Acsa chief financial officer Siphamandla Mthethwa yesterday told Parliament that the state-owned airport operator was in talks with their lenders on relaxing some loan terms.

Mthethwa said that Acsa predicted a 50percent reduction in revenue for 2020, and a 40percent decline in 2021 because of Covid-19.

“New debt of R10bn to R11bn is required in the next five years, and this will require shareholder support in the form of government guarantees,” Mthethwa said.

“We need about R3bn in guarantees during the medium-term expenditure framework period,” he said.

Acsa’s operations and revenue sources have dried up due to travel restrictions, as airlines have been forced to ground their aircraft since the lockdown measures were announced at the end of March to curb the spread of Covid-19.

Acsa’s 2018/19 financial statements showed its debt stood at about R6.6bn after it managed to reduce it by R2.3bn last year. The company’s weighted average cost of debt was at 9.13percent, with gearing at 18percent.

The Treasury would not be drawn to comment on the guarantee, as Finance Minister Tito Mboweni will be tabling an Adjustment Budget next month.

“National Treasury does not comment on whether any state-owned company through their executive authority has applied for any government support, either in the form of recapitalisation or government guarantees,” the Treasury said.

“That said, entities are encouraged to ensure they remain financially sustainable through the implementation of robust business models, which must be able to take into account the changing environment they operate in.”

In September, Acsa reported that its profits had plunged 58.9percent to R227million for the year to end March 2019, weighed down by the weak domestic economy.

Ratings agency Moody’s downgraded Acsa’s credit rating status to Ba1 from Baa3 with a negative outlook in March due to a 30percent decline in expected passenger traffic.
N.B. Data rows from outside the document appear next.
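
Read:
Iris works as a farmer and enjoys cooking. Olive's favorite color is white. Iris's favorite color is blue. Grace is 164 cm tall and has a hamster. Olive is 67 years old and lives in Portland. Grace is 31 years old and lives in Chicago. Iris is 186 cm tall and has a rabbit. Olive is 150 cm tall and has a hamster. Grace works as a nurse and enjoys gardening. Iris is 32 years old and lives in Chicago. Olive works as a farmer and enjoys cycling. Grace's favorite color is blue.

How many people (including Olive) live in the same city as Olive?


Olive lives in Portland. Count = 1

1


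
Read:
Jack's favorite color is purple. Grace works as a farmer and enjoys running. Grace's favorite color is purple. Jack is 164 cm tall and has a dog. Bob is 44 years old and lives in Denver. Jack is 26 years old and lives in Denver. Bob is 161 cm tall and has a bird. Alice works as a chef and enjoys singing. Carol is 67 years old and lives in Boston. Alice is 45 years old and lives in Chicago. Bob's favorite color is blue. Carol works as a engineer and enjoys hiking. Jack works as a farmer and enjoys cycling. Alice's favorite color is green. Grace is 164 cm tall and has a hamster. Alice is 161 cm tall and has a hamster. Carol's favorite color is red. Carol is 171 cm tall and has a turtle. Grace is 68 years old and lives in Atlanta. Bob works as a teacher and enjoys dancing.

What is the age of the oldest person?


Oldest: Grace at 68

68


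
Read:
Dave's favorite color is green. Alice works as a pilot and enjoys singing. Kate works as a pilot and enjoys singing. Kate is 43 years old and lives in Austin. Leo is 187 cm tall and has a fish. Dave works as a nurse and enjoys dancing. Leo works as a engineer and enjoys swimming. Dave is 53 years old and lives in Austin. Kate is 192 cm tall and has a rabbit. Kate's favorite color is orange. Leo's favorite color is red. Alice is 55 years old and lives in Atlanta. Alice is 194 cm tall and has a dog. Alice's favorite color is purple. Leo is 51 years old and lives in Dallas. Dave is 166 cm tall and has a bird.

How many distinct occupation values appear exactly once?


Unique occupation values: 2

2


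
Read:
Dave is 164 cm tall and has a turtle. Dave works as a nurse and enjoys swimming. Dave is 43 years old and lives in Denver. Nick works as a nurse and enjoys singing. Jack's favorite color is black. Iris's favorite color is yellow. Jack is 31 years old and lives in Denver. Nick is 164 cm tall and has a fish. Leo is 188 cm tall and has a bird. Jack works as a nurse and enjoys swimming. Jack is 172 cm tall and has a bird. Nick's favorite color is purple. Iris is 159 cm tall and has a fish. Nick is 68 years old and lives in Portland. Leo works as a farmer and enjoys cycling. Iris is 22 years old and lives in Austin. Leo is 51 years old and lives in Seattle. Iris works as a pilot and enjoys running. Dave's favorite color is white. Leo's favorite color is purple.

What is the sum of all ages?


31+51+68+22+43 = 215

215


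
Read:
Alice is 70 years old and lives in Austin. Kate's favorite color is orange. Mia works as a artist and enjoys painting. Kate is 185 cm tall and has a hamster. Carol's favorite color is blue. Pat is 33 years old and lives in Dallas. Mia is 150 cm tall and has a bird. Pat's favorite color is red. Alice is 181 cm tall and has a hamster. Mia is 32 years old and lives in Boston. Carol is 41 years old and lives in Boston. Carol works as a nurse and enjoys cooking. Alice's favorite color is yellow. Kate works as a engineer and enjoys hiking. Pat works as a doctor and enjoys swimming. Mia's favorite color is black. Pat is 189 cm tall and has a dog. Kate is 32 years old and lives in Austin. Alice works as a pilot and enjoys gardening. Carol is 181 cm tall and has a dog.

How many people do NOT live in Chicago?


Not in Chicago: 5

5


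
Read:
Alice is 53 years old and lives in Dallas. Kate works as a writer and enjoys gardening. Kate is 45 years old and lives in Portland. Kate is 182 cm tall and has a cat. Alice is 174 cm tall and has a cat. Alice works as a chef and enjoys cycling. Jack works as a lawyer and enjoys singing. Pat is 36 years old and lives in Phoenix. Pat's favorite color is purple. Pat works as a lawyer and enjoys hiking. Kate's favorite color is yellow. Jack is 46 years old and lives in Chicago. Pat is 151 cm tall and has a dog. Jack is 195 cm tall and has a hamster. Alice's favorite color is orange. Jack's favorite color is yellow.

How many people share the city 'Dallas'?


Count: 1

1


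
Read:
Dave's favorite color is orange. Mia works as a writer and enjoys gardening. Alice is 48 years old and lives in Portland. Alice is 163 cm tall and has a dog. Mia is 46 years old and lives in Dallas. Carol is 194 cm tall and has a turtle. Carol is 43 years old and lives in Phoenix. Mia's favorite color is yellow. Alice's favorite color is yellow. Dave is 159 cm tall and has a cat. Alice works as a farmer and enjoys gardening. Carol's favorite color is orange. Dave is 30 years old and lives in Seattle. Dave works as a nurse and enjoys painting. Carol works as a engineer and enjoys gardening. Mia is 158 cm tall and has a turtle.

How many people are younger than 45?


Filter: 2

2


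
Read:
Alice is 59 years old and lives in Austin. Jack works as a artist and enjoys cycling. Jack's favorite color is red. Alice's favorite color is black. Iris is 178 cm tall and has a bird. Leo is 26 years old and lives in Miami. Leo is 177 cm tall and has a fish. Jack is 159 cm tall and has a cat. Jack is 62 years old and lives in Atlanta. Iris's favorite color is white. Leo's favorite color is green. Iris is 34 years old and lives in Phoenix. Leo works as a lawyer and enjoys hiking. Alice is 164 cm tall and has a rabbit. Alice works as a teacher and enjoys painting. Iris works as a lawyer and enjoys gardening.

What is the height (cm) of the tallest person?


Tallest: Iris at 178 cm

178


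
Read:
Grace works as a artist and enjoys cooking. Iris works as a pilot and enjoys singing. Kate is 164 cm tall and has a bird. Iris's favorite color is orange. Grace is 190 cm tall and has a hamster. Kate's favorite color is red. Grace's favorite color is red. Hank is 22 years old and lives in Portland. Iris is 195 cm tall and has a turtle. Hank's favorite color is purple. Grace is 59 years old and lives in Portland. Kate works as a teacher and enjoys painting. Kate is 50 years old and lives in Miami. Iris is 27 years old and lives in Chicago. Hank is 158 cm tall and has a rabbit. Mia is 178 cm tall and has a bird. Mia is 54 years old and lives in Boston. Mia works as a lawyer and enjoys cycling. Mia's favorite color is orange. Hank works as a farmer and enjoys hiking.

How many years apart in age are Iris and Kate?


27 vs 50, diff = 23

23


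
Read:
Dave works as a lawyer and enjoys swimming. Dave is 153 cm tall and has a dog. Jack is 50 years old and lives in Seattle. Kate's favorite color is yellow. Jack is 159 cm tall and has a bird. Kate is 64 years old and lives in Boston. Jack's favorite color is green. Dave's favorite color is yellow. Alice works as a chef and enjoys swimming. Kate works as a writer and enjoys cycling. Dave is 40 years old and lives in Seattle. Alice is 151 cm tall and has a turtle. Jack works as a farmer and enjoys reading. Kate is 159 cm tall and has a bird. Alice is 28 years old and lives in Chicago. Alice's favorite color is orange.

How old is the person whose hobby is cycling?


Person with hobby=cycling is Kate, age 64

64


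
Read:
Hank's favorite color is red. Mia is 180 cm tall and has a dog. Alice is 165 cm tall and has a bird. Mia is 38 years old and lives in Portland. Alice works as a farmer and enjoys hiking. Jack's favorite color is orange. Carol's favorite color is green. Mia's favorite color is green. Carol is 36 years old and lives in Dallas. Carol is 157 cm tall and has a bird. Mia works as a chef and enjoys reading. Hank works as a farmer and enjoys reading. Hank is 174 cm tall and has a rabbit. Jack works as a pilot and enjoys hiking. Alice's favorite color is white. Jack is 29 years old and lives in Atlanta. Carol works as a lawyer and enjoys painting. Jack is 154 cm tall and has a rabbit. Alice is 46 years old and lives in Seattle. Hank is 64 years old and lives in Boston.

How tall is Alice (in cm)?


Alice is 165 cm tall

165


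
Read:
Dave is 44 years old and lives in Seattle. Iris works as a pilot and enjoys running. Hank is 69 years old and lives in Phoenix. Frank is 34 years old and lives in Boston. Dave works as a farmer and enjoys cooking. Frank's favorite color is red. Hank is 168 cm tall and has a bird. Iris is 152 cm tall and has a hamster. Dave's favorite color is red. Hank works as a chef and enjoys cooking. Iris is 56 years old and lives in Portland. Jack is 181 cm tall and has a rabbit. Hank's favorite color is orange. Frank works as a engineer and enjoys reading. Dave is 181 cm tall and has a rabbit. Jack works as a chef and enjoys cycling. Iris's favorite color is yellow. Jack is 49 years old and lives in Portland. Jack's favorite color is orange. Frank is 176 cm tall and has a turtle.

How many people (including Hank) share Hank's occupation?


Hank is a chef. Count = 2

2


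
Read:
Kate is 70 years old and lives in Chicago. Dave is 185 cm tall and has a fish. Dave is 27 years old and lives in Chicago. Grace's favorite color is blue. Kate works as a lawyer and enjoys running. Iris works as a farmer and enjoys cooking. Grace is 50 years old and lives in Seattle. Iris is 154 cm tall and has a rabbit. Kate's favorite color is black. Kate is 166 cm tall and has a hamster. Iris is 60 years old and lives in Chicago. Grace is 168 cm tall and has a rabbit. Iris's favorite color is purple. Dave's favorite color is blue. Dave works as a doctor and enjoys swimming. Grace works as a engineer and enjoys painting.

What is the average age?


Sum=207, n=4, avg=51.75

51.75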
Despite declining profits, Acsa’s revenue saw a 5.6percent increase to R7.1bn.

Mthethwa said Acsa had slashed its 2021 to 2023 capital expenditure budget from R17.9bn to R800m.

He said this would have an impact on major projects the company was developing, such as the new runway and terminal at Cape Town International Airport.

Mthethwa said operating expenditure had also been cut by 25percent, or R1.2bn, from R4.8bn to R3.6bn.

He said Acsa was making preparations for the anticipated easing of the lockdown restrictions with plans to open airports for domestic flights in June.